I decided to use my Kindle to help him sleep, and at times it works. I will put on Jeff Dunham (my son is obsessed with J.D.) but put the kindle where he can't watch it and only hear it. Usually he falls asleep before its over, sometimes he falls asleep right after it ends. My son can now quote, word for word, 5 minute segments of his shows. I have tried having him listen to music on Pandora, but he has the weirdest musical taste and that made using Pandora very difficult. I was the type of kid that had to have noise to sleep and was like that until I was 21. So, its no biggie when I have something on for my son if it helps.

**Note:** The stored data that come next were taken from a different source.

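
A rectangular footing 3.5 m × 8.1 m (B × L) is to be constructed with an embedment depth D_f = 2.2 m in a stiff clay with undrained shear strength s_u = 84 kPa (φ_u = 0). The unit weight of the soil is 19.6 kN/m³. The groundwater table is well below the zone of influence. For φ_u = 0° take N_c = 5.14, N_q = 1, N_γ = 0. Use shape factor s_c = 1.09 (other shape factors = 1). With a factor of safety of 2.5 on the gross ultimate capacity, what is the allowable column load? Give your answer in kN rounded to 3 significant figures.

q = γ·D_f = 19.6 × 2.2 = 43.12 kPa.
c·N_c·s_c = 84 × 5.14 × 1.09 = 470.62 kPa
q·N_q = 43.12 × 1 = 43.12 kPa
q_ult = 470.62 + 43.12 = 513.74 kPa.
Gross allowable pressure q_all = 513.74 / 2.5 = 205.5 kPa.
Footing area = 28.35 m², so allowable column load = 205.5 × 28.35 = 5825.8 kN.

P_all ≈ 5830 kN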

Another thing I knew would happen, but didn't expect, was how busy I would get with all the appointments my son would have to help with this (I am going to attach a picture of this months calender at the bottom of the blog). He sees a Social Worker 1x a week to talk about whats going on and get tips on how to work on his problem areas. He sees a Dr. 1x a month about his medication and all that good stuff. He goes to OT therapy 1x a week (except right now its more like 1x every other week) to work on his sensory issues and all that. He has a speech therapy evaluation coming up to see if he needs speech therapy. His mouth works faster than his mind and he stumbles to get out what he wants to say or repeats himself until he knows what he wants to say. If he needs speech therapy that will be another 1x a week thing. On top of that he is in school (3rd grade) and missing class for all these appointments, and he is in Cub Scouts 3x a month. With me not having my own car (I used my dads) I only have a car to use until 4pm M-Th and 2pm F. So if my son isn't missing an hour and a half in the beginning of the school day he is missing 2 hours in the middle of the day or 45 minutes at the end of the day.

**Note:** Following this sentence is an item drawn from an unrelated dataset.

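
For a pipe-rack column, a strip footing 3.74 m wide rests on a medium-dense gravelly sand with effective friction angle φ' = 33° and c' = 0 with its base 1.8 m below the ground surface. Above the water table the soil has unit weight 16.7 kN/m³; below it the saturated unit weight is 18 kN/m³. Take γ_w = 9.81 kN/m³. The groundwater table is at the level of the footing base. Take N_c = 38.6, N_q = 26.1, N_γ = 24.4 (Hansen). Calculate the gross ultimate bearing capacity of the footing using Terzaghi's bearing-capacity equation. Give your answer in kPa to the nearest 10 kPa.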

To my surprise though, my son gets As and Bs with the occasional C. I tell his teachers when he leave earlier than 45 minutes at the end of school to send home everything he would miss so I can have him do it at home. He gets his homework packet done no later than Tuesday every week also. I knew that he was going to be missing a lot of school this year while we take him to these appointments to help him out, but his principal is not happy with how much school he is missing. I can't blame her. It is 2 months into the school year and he has missed (total) 4-6 days of school with all his appointments.

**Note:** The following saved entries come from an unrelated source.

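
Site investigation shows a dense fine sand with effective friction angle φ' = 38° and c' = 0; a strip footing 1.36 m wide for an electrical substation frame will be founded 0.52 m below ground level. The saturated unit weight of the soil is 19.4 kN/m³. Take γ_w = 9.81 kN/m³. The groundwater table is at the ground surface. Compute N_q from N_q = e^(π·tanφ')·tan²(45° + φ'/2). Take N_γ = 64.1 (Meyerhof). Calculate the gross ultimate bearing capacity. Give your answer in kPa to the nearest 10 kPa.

q_ult ≈ 660 kPa

tan38° = 0.7813, so N_q = e^(π×0.7813)·tan²(64°) = 11.64 × 4.204 = 48.93.
Water table at ground surface, so effective unit weight γ' = 19.4 − 9.81 = 9.59 kN/m³ is used throughout; overburden q = 9.59 × 0.52 = 4.9868 kPa; the same γ' applies in the ½γBN_γ term.
Surcharge term q·N_q = 4.9868 × 48.933 = 244.02 kPa; self-weight term 0.5·γ·B·N_γ = 0.5 × 9.59 × 1.36 × 64.1 = 418.01 kPa.
q_ult = 244.02 + 418.01 = 662.03 kPa.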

On top of all this I have at home things I am supposed to be doing (I forget sometimes) to help with his OT therapy. I was given one of those surgical scrub brushes that Drs use to "scrub in" for surgery and was told to use that on my son. I am to push it down firmly against his skin and "brush" his arms, hands, back, and legs at least 3-4 times a day. Then after I do that I am supposed to do joint compressions. I hold either side of his joints (hands, elbows, shoulders, hips, knees, ankles) and gently push the joint together. Both of these things are supposed to be relaxing to his nerves and help desensitize him from some of the sensory issues he has. I am not the best at remembering to do the things I need to do for myself and it is challenging to remember to do what I need to for my son. AND I am a full time college student and I work part-time. So with everything I have to do for my son and my jobs I still need to get my school work and homework done.

I love my son, I want all the help I can get for my son, and I really don't mind how busy I am now. I know that my son is happier now that he has been before, except for bedtime he is miserable. Its not easy, but its not hard all at the same time. I just know that one day he isn't going to need all this help anymore because he is going to have all the skills he needs to live a happy life without his ADHD and ODD taking over his life. And THAT is the greatest gift my son could ever have!

All the red is my son, and its only the first day of the month!